DT applications and claims: manufactured payments
Manufactured UK interest
Manufactured interest is any payment made as part of a transfer of ownership of a UK security which is representative of interest on that security. Circumstances in which this might happen include
- A loan of UK securities is outstanding over an interest payment date. The security lender does not receive the real interest payment to which he would have been entitled had the security not been lent.
- A contract to buy a security might be on terms that include the right to an interest payment (cum-dividend) but the transfer is settled on what is called ‘short’ terms. That means that the seller retains the right to the next interest (ex-dividend).
In each case the seller will receive an additional ‘manufactured’ amount of interest.
A sale and repurchase transaction (a repo) might also result in a situation where an additional amount that is representative of the original interest is due to the seller of the stock.
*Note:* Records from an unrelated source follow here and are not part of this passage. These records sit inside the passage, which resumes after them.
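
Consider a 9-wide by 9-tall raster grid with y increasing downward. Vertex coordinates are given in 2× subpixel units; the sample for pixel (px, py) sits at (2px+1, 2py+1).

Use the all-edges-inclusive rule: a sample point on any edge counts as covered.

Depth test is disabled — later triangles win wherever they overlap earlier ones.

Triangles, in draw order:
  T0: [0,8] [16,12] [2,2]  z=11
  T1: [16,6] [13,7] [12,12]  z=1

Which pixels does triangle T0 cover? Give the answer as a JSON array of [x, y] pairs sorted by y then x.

T0:
  2·area = 104  (B↔C swapped to make it positive)
  edge (0, 8)→(2, 2): d=(2,-6) inclusive
  edge (2, 2)→(16, 12): d=(14,10) inclusive
  edge (16, 12)→(0, 8): d=(-16,-4) inclusive
    (1,1)@(3, 3): e=[8,4,92] → X
    (2,1)@(5, 3): e=[20,-16,100] → .
    (0,2)@(1, 5): e=[0,52,52] → X  [on edge]
    (2,2)@(5, 5): e=[24,12,68] → X
    (3,2)@(7, 5): e=[36,-8,76] → .
    (0,3)@(1, 7): e=[4,80,20] → X
    (3,3)@(7, 7): e=[40,20,44] → X
    (4,3)@(9, 7): e=[52,0,52] → X  [on edge]
    (5,3)@(11, 7): e=[64,-20,60] → .
    (0,4)@(1, 9): e=[8,108,-12] → .
    (1,4)@(3, 9): e=[20,88,-4] → .
    (2,4)@(5, 9): e=[32,68,4] → X
  covered (14 px):
    . . . . . . . . .
    . X . . . . . . .
    X X X . . . . . .
    X X X X X . . . .
    . . X X X X . . .
    . . . . . . X . .
    . . . . . . . . .
    . . . . . . . . .
    . . . . . . . . .
T1:
  2·area = 14  (B↔C swapped to make it positive)
  edge (16, 6)→(12, 12): d=(-4,6) inclusive
  edge (12, 12)→(13, 7): d=(1,-5) inclusive
  edge (13, 7)→(16, 6): d=(3,-1) inclusive
    (6,3)@(13, 7): e=[14,0,0] → X  [on edge]
    (7,3)@(15, 7): e=[2,10,2] → X
    (8,3)@(17, 7): e=[-10,20,4] → .
    (3,4)@(7, 9): e=[42,-28,0] → .  [on edge]
    (6,4)@(13, 9): e=[6,2,6] → X
    (7,4)@(15, 9): e=[-6,12,8] → .
    (0,5)@(1, 11): e=[70,-56,0] → .  [on edge]
    (6,5)@(13, 11): e=[-2,4,12] → .
    (5,8)@(11, 17): e=[-14,0,28] → .  [on edge]
  covered (3 px):
    . . . . . . . . .
    . . . . . . . . .
    . . . . . . . . .
    . . . . . . X X .
    . . . . . . X . .
    . . . . . . . . .
    . . . . . . . . .
    . . . . . . . . .
    . . . . . . . . .

Answer: [[1,1],[0,2],[1,2],[2,2],[0,3],[1,3],[2,3],[3,3],[4,3],[2,4],[3,4],[4,4],[5,4],[6,5]]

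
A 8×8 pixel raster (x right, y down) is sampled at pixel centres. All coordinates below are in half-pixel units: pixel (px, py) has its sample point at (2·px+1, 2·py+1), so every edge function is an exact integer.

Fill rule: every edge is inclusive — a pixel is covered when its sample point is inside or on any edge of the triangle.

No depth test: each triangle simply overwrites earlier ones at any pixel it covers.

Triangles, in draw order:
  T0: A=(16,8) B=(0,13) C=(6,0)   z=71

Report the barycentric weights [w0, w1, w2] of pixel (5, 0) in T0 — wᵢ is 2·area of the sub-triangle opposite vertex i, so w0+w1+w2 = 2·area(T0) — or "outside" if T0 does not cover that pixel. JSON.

T0:
  2·area = 178
  edge (16, 8)→(0, 13): d=(-16,5) inclusive
  edge (0, 13)→(6, 0): d=(6,-13) inclusive
  edge (6, 0)→(16, 8): d=(10,8) inclusive
    (3,0)@(7, 1): e=[157,19,2] → #
    (4,0)@(9, 1): e=[147,45,-14] → ·
    (2,1)@(5, 3): e=[135,5,38] → #
    (4,1)@(9, 3): e=[115,57,6] → #
    (5,1)@(11, 3): e=[105,83,-10] → ·
    (2,2)@(5, 5): e=[103,17,58] → #
    (5,2)@(11, 5): e=[73,95,10] → #
    (6,2)@(13, 5): e=[63,121,-6] → ·
    (1,3)@(3, 7): e=[81,3,94] → #
    (6,3)@(13, 7): e=[31,133,14] → #
    (7,3)@(15, 7): e=[21,159,-2] → ·
    (1,4)@(3, 9): e=[49,15,114] → #
  covered (22 px):
    · · · # · · · ·
    · · # # # · · ·
    · · # # # # · ·
    · # # # # # # ·
    · # # # # # · ·
    # # # · · · · ·
    · · · · · · · ·
    · · · · · · · ·

Answer: "outside"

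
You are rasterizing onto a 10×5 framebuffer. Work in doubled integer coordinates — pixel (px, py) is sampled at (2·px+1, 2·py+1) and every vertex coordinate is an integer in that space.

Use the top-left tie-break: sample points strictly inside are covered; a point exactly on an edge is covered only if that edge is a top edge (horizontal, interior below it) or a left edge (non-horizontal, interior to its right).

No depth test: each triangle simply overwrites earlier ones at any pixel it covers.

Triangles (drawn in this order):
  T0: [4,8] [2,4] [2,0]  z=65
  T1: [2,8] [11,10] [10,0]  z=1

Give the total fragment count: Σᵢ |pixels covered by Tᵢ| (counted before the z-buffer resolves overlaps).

T0:
  2·area = 8
  edge (4, 8)→(2, 4): d=(-2,-4) top-left  bias=+0
  edge (2, 4)→(2, 0): d=(0,-4) top-left  bias=+0
  edge (2, 0)→(4, 8): d=(2,8) right/bottom  bias=-1
    (1,2)@(3, 5): e=[2,4,2] → X
    (2,2)@(5, 5): e=[10,12,-14] → .
    (1,3)@(3, 7): e=[-2,4,6] → .
  covered (1 px):
    . . . . . . . . . .
    . . . . . . . . . .
    . X . . . . . . . .
    . . . . . . . . . .
    . . . . . . . . . .
T1:
  2·area = 88  (B↔C swapped to make it positive)
  edge (2, 8)→(10, 0): d=(8,-8) top-left  bias=+0
  edge (10, 0)→(11, 10): d=(1,10) right/bottom  bias=-1
  edge (11, 10)→(2, 8): d=(-9,-2) top-left  bias=+0
    (4,0)@(9, 1): e=[0,11,77] → X  [on edge]
    (5,0)@(11, 1): e=[16,-9,81] → .
    (3,1)@(7, 3): e=[0,33,55] → X  [on edge]
    (5,1)@(11, 3): e=[32,-7,63] → .
    (2,2)@(5, 5): e=[0,55,33] → X  [on edge]
    (5,2)@(11, 5): e=[48,-5,45] → .
    (1,3)@(3, 7): e=[0,77,11] → X  [on edge]
    (5,3)@(11, 7): e=[64,-3,27] → .
    (0,4)@(1, 9): e=[0,99,-11] → .  [on edge]
    (1,4)@(3, 9): e=[16,79,-7] → .
    (2,4)@(5, 9): e=[32,59,-3] → .
    (3,4)@(7, 9): e=[48,39,1] → X
  covered (12 px):
    . . . . X . . . . .
    . . . X X . . . . .
    . . X X X . . . . .
    . X X X X . . . . .
    . . . X X . . . . .

Result: 13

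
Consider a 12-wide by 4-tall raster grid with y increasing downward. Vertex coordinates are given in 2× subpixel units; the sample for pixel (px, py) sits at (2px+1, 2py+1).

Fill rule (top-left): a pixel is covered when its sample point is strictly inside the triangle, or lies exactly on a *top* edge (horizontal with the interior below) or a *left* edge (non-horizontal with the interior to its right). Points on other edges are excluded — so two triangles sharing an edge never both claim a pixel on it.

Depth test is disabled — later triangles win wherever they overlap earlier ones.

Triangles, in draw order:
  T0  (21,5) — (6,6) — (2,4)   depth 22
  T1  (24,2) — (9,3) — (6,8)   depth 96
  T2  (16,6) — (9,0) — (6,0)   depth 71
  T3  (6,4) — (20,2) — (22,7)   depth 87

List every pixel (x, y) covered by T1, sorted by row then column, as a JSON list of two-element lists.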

The seller will receive an additional ‘manufactured’ amount.
Current UK legislation does not require UK tax to be deducted from many categories of interest that is paid from UK sources (ICTA88/S349). If the original amount of interest would have been paid without deduction of UK tax, any manufactured amount that is representative of interest is similarly paid without deduction of UK tax.
Where the recipient of any manufactured payment of interest is resident in a country with which the UK has a DTA that provides for relief from UK tax on interest payments; it may be possible for the beneficial owner to make a claim to CAR Residency for repayment of the tax that is deducted from a manufactured interest payment. See INTM342000.
It is possible for manufactured payments to be used as a method of avoiding UK tax. LBS Financial London wishes to see all such claims before they are paid. Please refer all claims for repayment of tax on manufactured UK interest to Technical Advice Group before you take any other action.